When the result lands exactly on a spread or total. The bet is refunded. Half-point lines (3.5 instead of 3) eliminate pushes, hence their value around key numbers.

Public bias

Documented systematic preferences of recreational bettors. The seven dominant patterns: favorite, over, primetime, home favorite, recency, brand or franchise, and same-game parlay complexity. Books shade lines into these biases.

R

Rotation (NBA)

The pattern of player substitutions a coach uses through a game. Playoff rotations tighten to 7-9 players; regular-season rotations use 9-10. Affects star prop totals and bench prop totals meaningfully.

Restriction

A sportsbook lowering the maximum bet size on a customer's account, typically because the customer has demonstrated +CLV pattern. The book may also slow-grade bets or eventually close the account.

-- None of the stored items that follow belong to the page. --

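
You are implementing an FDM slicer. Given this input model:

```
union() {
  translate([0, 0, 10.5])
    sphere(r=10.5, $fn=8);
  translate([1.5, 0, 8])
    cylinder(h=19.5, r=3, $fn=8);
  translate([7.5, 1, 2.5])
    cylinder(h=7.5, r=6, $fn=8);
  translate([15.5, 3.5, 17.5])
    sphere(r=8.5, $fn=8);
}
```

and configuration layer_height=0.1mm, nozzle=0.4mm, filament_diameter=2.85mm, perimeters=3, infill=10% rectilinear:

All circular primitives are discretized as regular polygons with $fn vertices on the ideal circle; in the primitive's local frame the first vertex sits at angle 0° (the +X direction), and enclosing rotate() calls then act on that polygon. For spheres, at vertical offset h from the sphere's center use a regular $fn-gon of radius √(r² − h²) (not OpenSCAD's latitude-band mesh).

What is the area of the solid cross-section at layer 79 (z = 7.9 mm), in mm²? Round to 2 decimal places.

326.96 mm²

At z = 7.9 mm: the sphere: section is a regular 8-gon, circumradius = √(r²−h²) = √(10.5²−2.6²) = 10.173 (area = (8/2)·10.173²·sin(360°/8) = 292.71 mm²); the cylinder at (1.5, 0) does not reach this height (z outside [8, 27.5]); the cylinder at (7.5, 1): section is a regular 8-gon, circumradius r=6 (area = (8/2)·6.000²·sin(360°/8) = 101.82 mm²); the sphere at (15.5, 3.5) is absent (|z−center|=9.600 > r=8.5); Merging all regions: the regions partially overlap — summed areas 394.54 mm² minus the doubly-counted overlap 67.58 mm² gives 326.96 mm² — area = 326.96 mm². Overall, the cross-section is a single solid region. Net area = 326.96 mm².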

Reverse line movement (RLM)

When a line moves opposite the direction of public money. A signal that sharp money is on the side the public is fading. One of the few retail-visible sharp signals.

ROI

Return on investment, or more precisely return on handle: total profit divided by total amount staked. The right metric for evaluating long-run strategy quality. Hit rate alone is insufficient.

Run line

The MLB analog to a spread, fixed at -1.5 / +1.5. The favorite must win by 2 or more; the underdog wins outright or loses by 1. Pricing varies across the moneyline range.

Retail book

A sportsbook business model in which the book acquires recreational customers at heavy marketing cost, runs 4 to 5% hold on majors, and limits or restricts winning customers to protect the customer-acquisition economics. FanDuel, DraftKings, BetMGM, Caesars, Fanatics.

S

Series state (NBA)

The current standing of a playoff series (e.g., 2-2, 3-1) and the resulting motivation and tactical context. Single most important input distinguishing playoff modeling from regular-season modeling.

Sharp money

Bets placed by professional or semi-professional bettors with track records of beating the market. Books treat sharp money as informationally meaningful and reprice in response. Square money does not move the line.

Same-game parlay (SGP)

A parlay combining multiple legs from the same game. Pricing accounts for correlation in the book's favor; hold often runs 15 to 35%.

Spread

A handicap applied to the final score. The favorite gives points; the underdog gets points. Standard pricing is -110 / -110. The dominant market in NFL and NBA.

Square money

Bets placed by recreational bettors. Books treat square money as informationally light. Square bias toward favorites, overs, and primetime games shows up as predictable line markups on those sides.

Shading

Moving a line away from the book's true probability estimate to extract additional margin from the side that public bettors prefer. The structural mechanism by which books price into documented public bias.

Steam

A rapid line move across multiple books at the same time, indicating coordinated sharp action. By the time a steam move shows up at a retail book, the value is usually compressed.

T

Three-way moneyline

A soccer betting market with three priced outcomes: home win, draw, away win. Each is priced separately; the implied probabilities sum to >100% reflecting the book's hold.

Trap line

A sportsbook price engineered to attract specific public action that the book wants to take. Common signatures: retail line one to two points off sharp consensus, asymmetric juice on the popular side, falling limits on the unpopular side, marketing emphasis on the popular side. The trap is in the gap between the public's narrative and the sharp model's price.

Tilt

Emotional bet sizing: betting larger after losses to recover, betting larger on 'sure things' that feel more confident than the math justifies, chasing the day's losses with end-of-card prop bets. The single largest cognitive failure in retail betting.

Teaser

A multi-leg ticket where each spread or total moves a fixed number of points in the bettor's favor at reduced odds. Mostly bad bets except for specific 6-point NFL teasers crossing key numbers (Wong teasers).

Total

A bet on the combined score of both teams relative to the book's posted number. Over or under. Often the second-most-bet market behind sides.

U

Unit

A standard bet size, typically 1% to 3% of bankroll. 'Up 5 units' means net profit equal to five times the standard unit size. Without the unit definition, the metric is uninterpretable.